The room hums, attentive.

They are watching me claw my way back to empathy.

“Subject demonstrates resistance to suppression,” the voice notes, and for the first time there is something like irritation beneath the neutrality.

Good.

I keep my eyes on Lena. I keep my focus on Sam, on the imagined grass stains from playing football, on the ordinary bravery.

“I’m sorry,” I say, and this time the words carry weight again. Real weight. “I’m sorry they’re doing this to you.”

Lena’s face crumples. She presses her hands to her mouth. “I don’t know what to do,” she whispers. “I don’t know how to stop them.”

“You can’t stop them,” I say. “Not from in here. But you can refuse to perform.”

A chime sounds again, sharper than before.

The warm light flares and then steadies.

The voice returns, clipped. “Facilitator Lena. Session complete. Exit the room.”

Lena jerks as if yanked. She looks at the door, then back at me, panic blazing. “No— I can’t?—”

“You can,” I say, and the urge to soothe surges, powerful and dangerous, but now it’s mine, not theirs. “Listen to me, Lena. If you stay, they’ll use you more. They’ll make you beg. They’ll make you hurt. Go.”

Her eyes search mine, desperate. “What about Sam?”

I hold her gaze, forcing my voice to stay steady. “They’ve already threatened him. They will keep doing it whether you stay or go. But if you leave now, you deny them the ending they want.”

“What ending?” she whispers.

“The one where you cling to me and I comfort you,” I say.

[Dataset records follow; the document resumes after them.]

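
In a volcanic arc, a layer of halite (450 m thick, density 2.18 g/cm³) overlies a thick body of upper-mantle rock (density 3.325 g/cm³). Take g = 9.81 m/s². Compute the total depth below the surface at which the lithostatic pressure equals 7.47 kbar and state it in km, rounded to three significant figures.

Pressure at base of upper layers: 2180×9.81×450 = 9.624×10^6 Pa = 0.09624 kbar
Remaining pressure to be supplied by upper-mantle rock: 7.470×10^8 − 9.624×10^6 = 7.374×10^8 Pa
Additional depth in upper-mantle rock = 7.374×10^8 Pa / (3325 kg/m³ × 9.81 m/s²) = 22606 m
Total depth = 450 m + 22606 m = 23056 m
= 23.056 km

23.1 km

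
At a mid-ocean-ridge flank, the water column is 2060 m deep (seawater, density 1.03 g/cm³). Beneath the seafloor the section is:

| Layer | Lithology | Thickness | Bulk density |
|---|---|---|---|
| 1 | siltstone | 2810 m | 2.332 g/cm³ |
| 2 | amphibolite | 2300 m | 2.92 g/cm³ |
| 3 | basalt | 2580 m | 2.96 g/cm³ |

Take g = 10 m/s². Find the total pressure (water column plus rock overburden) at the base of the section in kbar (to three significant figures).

2.30 kbar

seawater: 1030 kg/m³ × 10 m/s² × 2060 m = 2.122×10^7 Pa = 0.2122 kbar
siltstone: 2332 kg/m³ × 10 m/s² × 2810 m = 6.553×10^7 Pa = 0.6553 kbar
amphibolite: 2920 kg/m³ × 10 m/s² × 2300 m = 6.716×10^7 Pa = 0.6716 kbar
basalt: 2960 kg/m³ × 10 m/s² × 2580 m = 7.637×10^7 Pa = 0.7637 kbar
Total = 0.2122 + 0.6553 + 0.6716 + 0.7637 = 2.3028 kbar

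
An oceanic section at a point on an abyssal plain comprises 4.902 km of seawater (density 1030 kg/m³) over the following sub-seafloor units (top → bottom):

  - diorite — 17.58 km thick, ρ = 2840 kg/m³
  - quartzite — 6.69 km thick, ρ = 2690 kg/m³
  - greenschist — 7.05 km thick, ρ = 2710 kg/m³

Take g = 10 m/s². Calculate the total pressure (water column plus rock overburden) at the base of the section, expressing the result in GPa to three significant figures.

0.921 GPa

seawater: 1030 kg/m³ × 10 m/s² × 4902 m = 5.049×10^7 Pa = 0.05049 GPa
diorite: 2840 kg/m³ × 10 m/s² × 17580 m = 4.993×10^8 Pa = 0.4993 GPa
quartzite: 2690 kg/m³ × 10 m/s² × 6690 m = 1.800×10^8 Pa = 0.1800 GPa
greenschist: 2710 kg/m³ × 10 m/s² × 7050 m = 1.911×10^8 Pa = 0.1911 GPa
Total = 0.05049 + 0.4993 + 0.1800 + 0.1911 = 0.92078 GPa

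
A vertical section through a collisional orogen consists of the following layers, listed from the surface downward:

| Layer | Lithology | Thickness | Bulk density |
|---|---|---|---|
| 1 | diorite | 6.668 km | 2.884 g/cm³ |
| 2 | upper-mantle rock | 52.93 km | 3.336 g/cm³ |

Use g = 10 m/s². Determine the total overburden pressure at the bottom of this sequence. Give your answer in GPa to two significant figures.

diorite: 2884 kg/m³ × 10 m/s² × 6668 m = 1.923×10^8 Pa = 0.1923 GPa
upper-mantle rock: 3336 kg/m³ × 10 m/s² × 52930 m = 1.766×10^9 Pa = 1.766 GPa
Total = 0.1923 + 1.766 = 1.9580 GPa

2.0 GPa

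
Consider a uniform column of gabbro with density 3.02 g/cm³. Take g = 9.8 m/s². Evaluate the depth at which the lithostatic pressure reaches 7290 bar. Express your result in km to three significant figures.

h = P/(ρg) = 7290 bar / (3020 kg/m³ × 9.8 m/s²) = 7.290×10^8 Pa / 29596 Pa/m = 24632 m
= 24.632 km

24.6 km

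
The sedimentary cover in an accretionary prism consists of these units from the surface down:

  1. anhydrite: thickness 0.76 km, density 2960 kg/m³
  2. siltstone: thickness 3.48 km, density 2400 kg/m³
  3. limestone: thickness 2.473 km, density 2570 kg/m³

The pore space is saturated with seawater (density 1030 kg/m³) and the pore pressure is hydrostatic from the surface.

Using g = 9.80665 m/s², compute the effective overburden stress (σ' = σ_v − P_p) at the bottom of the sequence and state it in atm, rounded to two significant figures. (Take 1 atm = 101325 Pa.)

970 atm

Overburden (lithostatic) stress σ_v:
anhydrite: 2960 kg/m³ × 9.80665 m/s² × 760 m = 2.206×10^7 Pa = 22.06 MPa
siltstone: 2400 kg/m³ × 9.80665 m/s² × 3480 m = 8.191×10^7 Pa = 81.91 MPa
limestone: 2570 kg/m³ × 9.80665 m/s² × 2473 m = 6.233×10^7 Pa = 62.33 MPa
Total = 22.06 + 81.91 + 62.33 = 166.29 MPa
Pore pressure P_p = 1030 kg/m³ × 9.80665 m/s² × 6713 m = 6.781×10^7 Pa = 67.81 MPa
Effective stress σ' = σ_v − P_p = 166.3 − 67.81 = 98.486 MPa = 971.99 atm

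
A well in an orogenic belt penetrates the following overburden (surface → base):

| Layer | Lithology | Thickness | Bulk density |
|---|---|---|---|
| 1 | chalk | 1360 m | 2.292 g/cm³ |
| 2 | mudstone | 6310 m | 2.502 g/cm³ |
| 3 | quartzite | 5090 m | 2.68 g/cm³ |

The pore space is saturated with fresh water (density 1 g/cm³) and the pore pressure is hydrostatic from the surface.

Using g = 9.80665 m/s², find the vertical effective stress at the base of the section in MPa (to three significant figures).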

My throat tightens around the words. “The one where we become their story.”

Lena’s breath shakes. She stands slowly, like her limbs are made of water. She takes one step towards the door, then stops and turns back.

For a heartbeat, the urge to reach out almost destroys me.

I don’t.

I keep my hands to myself.

Lena swallows hard. “Thank you,” she whispers, and her voice is raw and real.

Then she turns and leaves.

The door closes softly behind her.

The room remains warm. The biscuits remain on their plate. The water remains cold and sweating.

But the comfort has rotted. Why did I care so much about Lena? Something in my gut says she’s not the one I care about at all.

But then who?

The silence presses in, thick and heavy until a soft hiss sounds from somewhere in the walls.

The faint honeyed scent returns in a thin thread, testing the air.